Он на минуту задумался:
— А главное, военным не на что и тратить деньги. И если ведешь себя скромно…
Милу с любопытством посмотрел на приятеля. Морис отвернулся и весь ушел в созерцание ночи, прорезанной, словно молниями, лучами фонарей.
— На военной службе никогда не ведут себя скромно, знаешь.
Морис не обернулся. Милу вынул пачку сигарет.
— На вот, возьми.
Морис взял сигарету. Они закурили. Морис посмотрел на Милу, затем на кончик сигареты. Наконец, проговорил:
— Сегодня утром я получил расчет.
— Чем провинился?
— Ничем. Мертвый сезон.
— Ах да… мертвый сезон.
Вдруг на Милу напал смех.
— Значит, ты теперь вроде нас, вроде Жако и меня. Ищешь работу…
Но Морис не смеялся, Милу почувствовал, что смеется один, и прошептал:
— Да, конечно, для тебя…
Морис не расслышал:
— Что ты говоришь?
— Ничего. Не огорчайся. — Милу толкнул приятеля локтем в бок. — Я уже нашел работу. Специализируюсь по центральному отоплению.
Морис был сумрачен по — прежнему. Милу снова толкнул его в бок.
— Центральное отопление… представляешь себе, как это здорово зимой! Шикарная жизнь — в тепле.
Они не сказали больше ни слова до самой станции.
— А как это оплачивается?
— Не слишком хорошо. Девяносто франков…
Их поглотила ночь. Свет в городе не горел… Электрическая компания Франции все еще придерживалась летнего расписания.
Для Жако пробуждение по утрам было теперь невеселым. День представлялся ему зияющей черной ямой, и впереди не было ничего, кроме неизбежных поисков работы. Надо было умываться в ледяном помещении и прежде всего вскипятить чайник, чтобы отогреть колодезный насос. К тому же спал Жако плохо. Лулу кашлял все ночи напролет. У мальчика бывали такие приступы, что он мог хоть кого разбудить.

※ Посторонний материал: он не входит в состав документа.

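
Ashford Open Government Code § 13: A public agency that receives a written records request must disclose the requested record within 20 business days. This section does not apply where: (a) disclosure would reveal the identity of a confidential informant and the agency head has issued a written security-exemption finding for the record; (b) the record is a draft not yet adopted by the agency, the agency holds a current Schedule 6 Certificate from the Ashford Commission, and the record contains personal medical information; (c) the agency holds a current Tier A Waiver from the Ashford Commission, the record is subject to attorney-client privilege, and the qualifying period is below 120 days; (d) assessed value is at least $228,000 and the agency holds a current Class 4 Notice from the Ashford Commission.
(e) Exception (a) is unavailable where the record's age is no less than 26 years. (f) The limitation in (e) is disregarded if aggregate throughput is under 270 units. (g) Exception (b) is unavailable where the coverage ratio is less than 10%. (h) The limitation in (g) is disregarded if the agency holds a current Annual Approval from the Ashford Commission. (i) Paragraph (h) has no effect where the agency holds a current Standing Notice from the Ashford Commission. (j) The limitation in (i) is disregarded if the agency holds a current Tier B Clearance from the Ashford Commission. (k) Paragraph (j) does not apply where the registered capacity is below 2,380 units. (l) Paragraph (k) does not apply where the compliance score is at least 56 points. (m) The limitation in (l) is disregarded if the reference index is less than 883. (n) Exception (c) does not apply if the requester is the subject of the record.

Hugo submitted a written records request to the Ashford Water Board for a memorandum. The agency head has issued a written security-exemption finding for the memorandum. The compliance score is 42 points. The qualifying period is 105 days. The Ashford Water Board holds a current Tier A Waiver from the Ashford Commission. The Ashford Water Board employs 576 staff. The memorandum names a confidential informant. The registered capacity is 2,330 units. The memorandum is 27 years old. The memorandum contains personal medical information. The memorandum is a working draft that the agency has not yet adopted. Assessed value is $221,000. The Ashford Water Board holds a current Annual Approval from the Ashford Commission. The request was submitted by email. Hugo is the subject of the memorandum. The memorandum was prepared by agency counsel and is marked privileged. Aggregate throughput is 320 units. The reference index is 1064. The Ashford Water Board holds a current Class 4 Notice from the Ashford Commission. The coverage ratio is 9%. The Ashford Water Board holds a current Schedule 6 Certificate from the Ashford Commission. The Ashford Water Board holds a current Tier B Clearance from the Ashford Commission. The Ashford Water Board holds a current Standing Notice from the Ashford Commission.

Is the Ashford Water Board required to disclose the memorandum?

Exception (a): the memorandum names a confidential informant; a written security-exemption finding has been issued — every condition holds. However, paragraphs (e)–(f) must be considered: (e) operates against (a): the record's age is 27 years, meeting the 26 years threshold. (f) is inapplicable (aggregate throughput is 320 units, not under 270 units), so (e) stands. (a) is therefore removed.
Exception (b) is satisfied on its face — the memorandum is an unadopted draft; a current Schedule 6 Certificate is held; the memorandum contains personal medical information. But applying paragraphs (g)–(m): (g) operates — the coverage ratio is 9%, less than the 10% limit. (h) would limit (g) — a current Annual Approval is held — but (i) sets (h) aside: (i) operates against (h): a current Standing Notice is held. (j) is engaged (a current Tier B Clearance is held), but is overridden by (k): (k) operates against (j): the registered capacity is 2,330 units, below the 2,380 units limit. (l), which would lift (k), is not engaged — the compliance score is 42 points, short of 56 points. So (b) is unavailable.
Exception (c) is satisfied on its face — a current Tier A Waiver is held; the memorandum is privileged; the qualifying period is 105 days, below the 120 days limit. Turning to paragraph (n): (n) operates — Hugo is the subject of the memorandum. (c) is therefore removed.
Exception (d) does not apply: assessed value is $221,000, short of $228,000.
No exception is made out. the Ashford Water Board falls within the general rule.

Yes — the Ashford Water Board must disclose the memorandum.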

— У тебя плохой вид, Жако. Лулу очень кашлял сегодня, да? — спросила мать.
— Не переставая.
Жако на минуту задумался, подняв кисточку для бритья, и попытался объяснить:
— Временами даже через определенные промежутки…

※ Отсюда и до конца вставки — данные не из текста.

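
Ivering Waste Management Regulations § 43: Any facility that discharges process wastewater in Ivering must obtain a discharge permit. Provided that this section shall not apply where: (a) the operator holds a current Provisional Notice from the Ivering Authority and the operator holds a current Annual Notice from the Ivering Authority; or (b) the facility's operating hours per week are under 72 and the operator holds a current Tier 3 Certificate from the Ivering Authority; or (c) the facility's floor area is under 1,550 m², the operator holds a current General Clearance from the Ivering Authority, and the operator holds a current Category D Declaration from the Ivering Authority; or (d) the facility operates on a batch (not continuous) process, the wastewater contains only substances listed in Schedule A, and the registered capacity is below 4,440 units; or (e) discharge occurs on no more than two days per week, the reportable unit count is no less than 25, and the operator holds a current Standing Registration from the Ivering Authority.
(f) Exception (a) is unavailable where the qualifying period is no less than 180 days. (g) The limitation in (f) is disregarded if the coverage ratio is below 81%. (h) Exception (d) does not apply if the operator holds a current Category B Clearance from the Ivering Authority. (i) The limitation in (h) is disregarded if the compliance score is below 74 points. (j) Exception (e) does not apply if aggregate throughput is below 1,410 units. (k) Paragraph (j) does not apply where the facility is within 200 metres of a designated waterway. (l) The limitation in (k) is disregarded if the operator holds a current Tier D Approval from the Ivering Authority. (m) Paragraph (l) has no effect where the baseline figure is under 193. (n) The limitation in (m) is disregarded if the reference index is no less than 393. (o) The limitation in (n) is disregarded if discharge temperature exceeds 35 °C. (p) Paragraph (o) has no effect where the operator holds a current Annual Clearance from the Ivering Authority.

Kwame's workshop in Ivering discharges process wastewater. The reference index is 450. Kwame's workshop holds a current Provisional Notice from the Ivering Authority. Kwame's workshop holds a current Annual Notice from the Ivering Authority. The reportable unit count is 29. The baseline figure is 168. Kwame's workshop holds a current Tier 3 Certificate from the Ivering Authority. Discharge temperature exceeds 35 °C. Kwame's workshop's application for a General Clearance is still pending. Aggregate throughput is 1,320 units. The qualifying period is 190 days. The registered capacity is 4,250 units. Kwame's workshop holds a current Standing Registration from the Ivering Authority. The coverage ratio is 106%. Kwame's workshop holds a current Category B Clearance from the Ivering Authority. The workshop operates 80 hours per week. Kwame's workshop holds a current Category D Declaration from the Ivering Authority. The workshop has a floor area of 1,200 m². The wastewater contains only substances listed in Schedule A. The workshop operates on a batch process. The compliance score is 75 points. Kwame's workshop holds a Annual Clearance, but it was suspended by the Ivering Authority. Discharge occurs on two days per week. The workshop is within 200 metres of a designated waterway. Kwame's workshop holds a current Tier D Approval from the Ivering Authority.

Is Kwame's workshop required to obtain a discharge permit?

No — exception (e) applies; Kwame's workshop is not required to obtain a discharge permit.

Exception (a)'s conditions are all satisfied: a current Provisional Notice is held; a current Annual Notice is held. But applying paragraphs (f)–(g): (f) operates against (a): the qualifying period is 190 days, meeting the 180 days threshold. (g) is not engaged (the coverage ratio is 106%, not below 81%), so (f) stands. (a) is therefore removed.
Exception (b) fails — the facility's operating hours per week are 80, not under 72.
Exception (c) does not apply: the General Clearance is not current.
All of (d)'s requirements are met (the facility operates on a batch process; the wastewater is Schedule-A-only; the registered capacity is 4,250 units, below the 4,440 units limit). Turning to paragraphs (h)–(i): (h) applies — a current Category B Clearance is held. (i) is not engaged (the compliance score is 75 points, not below 74 points), so (h) stands. Exception (d) does not apply.
Exception (e) is satisfied on its face — discharge occurs on no more than two days per week; the reportable unit count is 29, meeting the 25 threshold; a current Standing Registration is held. As to paragraphs (j)–(p): (j) would limit (e) — aggregate throughput is 1,320 units, below the 1,410 units limit — but (k) sets (j) aside: (k) operates against (j): the workshop is within 200 m of a designated waterway. (l) would limit (k) — a current Tier D Approval is held — but (m) sets (l) aside: (m) operates against (l): the baseline figure is 168, under the 193 limit. (n) would limit (m) — the reference index is 450, meeting the 393 threshold — but (o) sets (n) aside: (o) operates against (n): discharge temperature exceeds 35 °C. (p) is not engaged (no current Annual Clearance is held), so (o) stands. Exception (e) stands.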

— Каждые полчаса до двух утра, а после двух каждый
* * *
час
— Ты тоже слушала, мама?
— Да, я глаз не могла сомкнуть всю ночь.
— Не беспокойся, мама, это ничего… он простыл немного.
Мать размешала сахар на дне кружки, допила последний глоток, поставила кружку с торчавшей из нее ложечкой на край раковины и вздохнула:
— Думается мне, болезнь у него серьезная.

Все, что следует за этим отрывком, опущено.